Fifteen minutes later, Kayla led him past the uniformed doorman into the lobby of his building. David felt as if he were the Alzheimer’s patient, dazed and disoriented.

His condo was Yorkton—arguably Toronto’s most affluent neighborhood—at its finest. His company had bought an aging hotel and completely gutted and refurbished it into condos. The lobby, with its Swarovski crystal chandelier, artfully distressed leather furniture and authentic Turkish rugs, could easily compete with the best five-star hotels in the world.

Each condo took up an entire floor of the building; their size was part of the reason they had commanded the highest prices ever paid in Yorkton for real estate.

The elevator, using the latest technology, was programmed to accept his fingerprint. He touched the panel and it began to glide upward to his penthouse.

“But what about company?” Kayla asked, her voice hushed as if she was in a church.

“I can give them a code.”

“Oh.” She seemed subdued. As the elevator doors whispered open, Kayla looked like a deer frozen in headlights. Her eyes went very wide and David saw his living space through her perspective.

“This is like a movie set,” Kayla said.

“Feel free to look around,” he invited.

Kayla glanced at him and then moved into his space, her mouth a little round O of astonishment and awe.

The space the elevator opened onto was large and open. The original plank flooring had been restored to distressed glory, stained dark, and it ran throughout.

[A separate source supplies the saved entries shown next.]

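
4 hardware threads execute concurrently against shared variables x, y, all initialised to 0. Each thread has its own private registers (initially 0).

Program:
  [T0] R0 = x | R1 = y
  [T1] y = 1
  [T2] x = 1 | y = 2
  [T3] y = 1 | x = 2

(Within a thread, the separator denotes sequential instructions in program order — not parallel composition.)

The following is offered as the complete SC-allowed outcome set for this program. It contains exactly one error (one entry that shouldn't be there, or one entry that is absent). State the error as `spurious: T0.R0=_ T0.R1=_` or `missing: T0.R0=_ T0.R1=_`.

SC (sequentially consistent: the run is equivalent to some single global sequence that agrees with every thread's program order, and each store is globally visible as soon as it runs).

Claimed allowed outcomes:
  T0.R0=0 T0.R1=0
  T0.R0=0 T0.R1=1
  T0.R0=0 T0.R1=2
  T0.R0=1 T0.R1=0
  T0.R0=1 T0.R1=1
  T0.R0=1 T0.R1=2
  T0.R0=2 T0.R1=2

missing: T0.R0=2 T0.R1=1

outcome vector order: (T0.R0,T0.R1)
under SC → 00, 01, 02, 10, 11, 12, 21, 22
SC∖claimed = {21}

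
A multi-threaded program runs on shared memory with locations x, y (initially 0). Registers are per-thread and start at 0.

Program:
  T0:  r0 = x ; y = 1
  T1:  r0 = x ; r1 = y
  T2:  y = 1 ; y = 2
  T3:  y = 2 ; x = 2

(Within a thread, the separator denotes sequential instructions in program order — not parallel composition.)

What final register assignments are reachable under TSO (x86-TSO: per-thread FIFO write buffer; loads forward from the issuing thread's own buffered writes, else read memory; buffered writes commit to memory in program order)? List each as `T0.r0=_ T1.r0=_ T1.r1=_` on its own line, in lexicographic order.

T0.r0=0 T1.r0=0 T1.r1=0
T0.r0=0 T1.r0=0 T1.r1=1
T0.r0=0 T1.r0=0 T1.r1=2
T0.r0=0 T1.r0=2 T1.r1=1
T0.r0=0 T1.r0=2 T1.r1=2
T0.r0=2 T1.r0=0 T1.r1=0
T0.r0=2 T1.r0=0 T1.r1=1
T0.r0=2 T1.r0=0 T1.r1=2
T0.r0=2 T1.r0=2 T1.r1=1
T0.r0=2 T1.r0=2 T1.r1=2

outcome vector order: (T0.r0,T1.r0,T1.r1)
|TSO outcomes| = 10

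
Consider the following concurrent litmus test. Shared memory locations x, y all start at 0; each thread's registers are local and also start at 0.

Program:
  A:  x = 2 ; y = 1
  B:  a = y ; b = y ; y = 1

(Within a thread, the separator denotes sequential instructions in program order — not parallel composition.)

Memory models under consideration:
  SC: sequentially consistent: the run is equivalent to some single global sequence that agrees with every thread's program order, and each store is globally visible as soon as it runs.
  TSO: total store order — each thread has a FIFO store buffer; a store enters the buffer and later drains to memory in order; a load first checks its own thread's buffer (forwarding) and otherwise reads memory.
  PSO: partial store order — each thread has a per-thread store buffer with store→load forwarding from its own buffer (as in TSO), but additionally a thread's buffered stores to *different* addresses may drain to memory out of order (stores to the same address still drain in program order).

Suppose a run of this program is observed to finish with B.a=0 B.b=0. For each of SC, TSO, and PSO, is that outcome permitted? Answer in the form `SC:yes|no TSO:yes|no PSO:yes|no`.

SC:yes TSO:yes PSO:yes

outcome vector order: (B.a,B.b)
SC: 3 outcomes — {(0,0) (0,1) (1,1)}
TSO: 3 outcomes — {(0,0) (0,1) (1,1)}
PSO: 3 outcomes — {(0,0) (0,1) (1,1)}
target (0,0) ∈ {SC,TSO,PSO}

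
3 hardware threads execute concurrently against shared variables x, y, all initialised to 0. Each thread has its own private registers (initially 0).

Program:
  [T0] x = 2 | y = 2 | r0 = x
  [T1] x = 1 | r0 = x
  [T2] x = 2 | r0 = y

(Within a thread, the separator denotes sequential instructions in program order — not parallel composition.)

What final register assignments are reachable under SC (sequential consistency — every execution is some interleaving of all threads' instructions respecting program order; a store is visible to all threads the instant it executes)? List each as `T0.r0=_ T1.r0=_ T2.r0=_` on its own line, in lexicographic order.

T0.r0=1 T1.r0=1 T2.r0=0
T0.r0=1 T1.r0=1 T2.r0=2
T0.r0=1 T1.r0=2 T2.r0=2
T0.r0=2 T1.r0=1 T2.r0=0
T0.r0=2 T1.r0=1 T2.r0=2
T0.r0=2 T1.r0=2 T2.r0=0
T0.r0=2 T1.r0=2 T2.r0=2

outcome vector order: (T0.r0,T1.r0,T2.r0)
|SC outcomes| = 7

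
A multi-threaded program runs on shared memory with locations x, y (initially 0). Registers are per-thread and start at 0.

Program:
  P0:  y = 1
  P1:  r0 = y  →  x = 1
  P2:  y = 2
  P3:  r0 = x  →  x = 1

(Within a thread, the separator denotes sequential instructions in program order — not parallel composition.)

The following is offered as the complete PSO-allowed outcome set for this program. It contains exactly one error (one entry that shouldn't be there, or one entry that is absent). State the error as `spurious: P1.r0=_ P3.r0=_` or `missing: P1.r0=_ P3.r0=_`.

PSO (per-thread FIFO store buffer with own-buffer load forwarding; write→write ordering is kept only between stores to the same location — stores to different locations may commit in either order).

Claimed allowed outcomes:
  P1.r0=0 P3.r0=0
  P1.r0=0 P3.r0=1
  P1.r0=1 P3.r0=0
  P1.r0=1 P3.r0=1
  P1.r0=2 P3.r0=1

missing: P1.r0=2 P3.r0=0

outcome vector order: (P1.r0,P3.r0)
[PSO] allowed = {00 01 10 11 20 21}
PSO∖claimed = {20}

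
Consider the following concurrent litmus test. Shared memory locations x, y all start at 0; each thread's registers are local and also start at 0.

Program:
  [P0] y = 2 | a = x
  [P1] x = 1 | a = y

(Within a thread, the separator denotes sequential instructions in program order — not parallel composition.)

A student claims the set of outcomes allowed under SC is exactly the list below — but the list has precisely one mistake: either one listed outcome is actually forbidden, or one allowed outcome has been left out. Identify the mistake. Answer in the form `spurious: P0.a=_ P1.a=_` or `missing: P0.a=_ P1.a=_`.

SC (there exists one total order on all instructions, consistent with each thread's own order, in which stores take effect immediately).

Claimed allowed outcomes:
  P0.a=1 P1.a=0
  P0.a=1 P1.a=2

missing: P0.a=0 P1.a=2

outcome vector order: (P0.a,P1.a)
SC: 3 outcomes — {0/2; 1/0; 1/2}
SC∖claimed = {0/2}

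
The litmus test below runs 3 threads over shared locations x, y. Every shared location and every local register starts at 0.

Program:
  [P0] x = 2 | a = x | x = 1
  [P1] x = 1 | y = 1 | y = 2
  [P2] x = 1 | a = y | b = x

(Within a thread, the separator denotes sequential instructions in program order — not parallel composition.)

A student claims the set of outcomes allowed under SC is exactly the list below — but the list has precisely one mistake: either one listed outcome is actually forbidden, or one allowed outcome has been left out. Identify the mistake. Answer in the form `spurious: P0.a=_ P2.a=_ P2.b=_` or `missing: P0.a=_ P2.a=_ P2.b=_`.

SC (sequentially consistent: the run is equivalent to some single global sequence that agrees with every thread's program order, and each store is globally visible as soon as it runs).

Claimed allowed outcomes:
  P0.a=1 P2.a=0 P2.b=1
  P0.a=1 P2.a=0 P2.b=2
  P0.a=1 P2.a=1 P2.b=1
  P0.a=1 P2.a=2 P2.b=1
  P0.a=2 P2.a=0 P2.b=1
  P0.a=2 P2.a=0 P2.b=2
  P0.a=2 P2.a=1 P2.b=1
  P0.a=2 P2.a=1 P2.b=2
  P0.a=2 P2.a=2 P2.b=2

missing: P0.a=2 P2.a=2 P2.b=1

outcome vector order: (P0.a,P2.a,P2.b)
[SC] allowed = {1/0/1, 1/0/2, 1/1/1, 1/2/1, 2/0/1, 2/0/2, 2/1/1, 2/1/2, 2/2/1, 2/2/2}
SC∖claimed = {2/2/1}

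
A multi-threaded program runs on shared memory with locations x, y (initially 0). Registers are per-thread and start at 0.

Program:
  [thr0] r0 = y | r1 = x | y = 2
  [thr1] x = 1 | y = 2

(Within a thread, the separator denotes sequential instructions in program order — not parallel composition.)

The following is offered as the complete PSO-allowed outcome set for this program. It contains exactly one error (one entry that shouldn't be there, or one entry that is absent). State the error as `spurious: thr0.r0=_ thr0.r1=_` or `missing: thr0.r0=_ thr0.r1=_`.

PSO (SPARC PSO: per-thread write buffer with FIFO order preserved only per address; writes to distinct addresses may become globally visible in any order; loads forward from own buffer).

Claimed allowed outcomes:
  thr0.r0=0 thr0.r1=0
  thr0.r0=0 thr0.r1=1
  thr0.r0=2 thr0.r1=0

outcome vector order: (thr0.r0,thr0.r1)
PSO (4): 0/0 0/1 2/0 2/1
PSO∖claimed = {2/1}

missing: thr0.r0=2 thr0.r1=1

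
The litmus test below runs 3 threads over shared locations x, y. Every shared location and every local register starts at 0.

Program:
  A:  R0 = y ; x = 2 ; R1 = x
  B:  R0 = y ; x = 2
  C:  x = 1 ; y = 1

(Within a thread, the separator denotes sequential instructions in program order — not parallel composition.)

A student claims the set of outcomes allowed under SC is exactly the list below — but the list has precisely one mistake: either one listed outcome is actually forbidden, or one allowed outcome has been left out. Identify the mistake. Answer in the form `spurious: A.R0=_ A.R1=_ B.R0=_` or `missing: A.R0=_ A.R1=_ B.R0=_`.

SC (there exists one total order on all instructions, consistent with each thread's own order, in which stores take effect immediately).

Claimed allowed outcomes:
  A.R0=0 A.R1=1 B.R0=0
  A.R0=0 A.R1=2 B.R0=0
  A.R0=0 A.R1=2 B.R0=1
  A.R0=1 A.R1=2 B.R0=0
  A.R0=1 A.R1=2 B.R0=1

missing: A.R0=0 A.R1=1 B.R0=1

outcome vector order: (A.R0,A.R1,B.R0)
SC: 6 outcomes — {010; 011; 020; 021; 120; 121}
SC∖claimed = {011}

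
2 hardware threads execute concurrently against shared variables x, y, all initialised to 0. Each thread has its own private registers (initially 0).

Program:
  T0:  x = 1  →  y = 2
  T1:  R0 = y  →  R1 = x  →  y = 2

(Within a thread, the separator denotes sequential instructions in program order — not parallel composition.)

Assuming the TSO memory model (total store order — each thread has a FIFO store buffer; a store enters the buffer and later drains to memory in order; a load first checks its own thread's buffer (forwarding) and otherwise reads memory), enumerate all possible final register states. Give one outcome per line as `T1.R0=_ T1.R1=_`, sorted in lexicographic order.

outcome vector order: (T1.R0,T1.R1)
|TSO outcomes| = 3

T1.R0=0 T1.R1=0
T1.R0=0 T1.R1=1
T1.R0=2 T1.R1=1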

Low-backed and sleek, two ten-foot white leather sofas, centered on a hand-knotted carpet from Tajikistan, faced each other over a custom-made coffee table, the glass top engineered around a base of a gnarled chunk of California Redwood.

Floor-to-ceiling windows—the window coverings could darken the room by remote control if needed—showed the skyline of Toronto, lights beginning to wink on as dusk fell.

Outside the windows was a generous deck with invisible glass rails. There was a good-sized pool—for a private pool in a condo, anyway—the infinity edge making it seem like the water cascaded off into the city lights. The pool lights on sensors were just beginning to come on, turning the water into a huge turquoise jewel.

The kitchen, open to the living room but separated from it by an island with a massive gray-veined granite countertop, was as sleek and modern as his living room furniture.

“Copper?” she said of the double ovens mounted into the cabinetry. “I’ve never even heard of that.”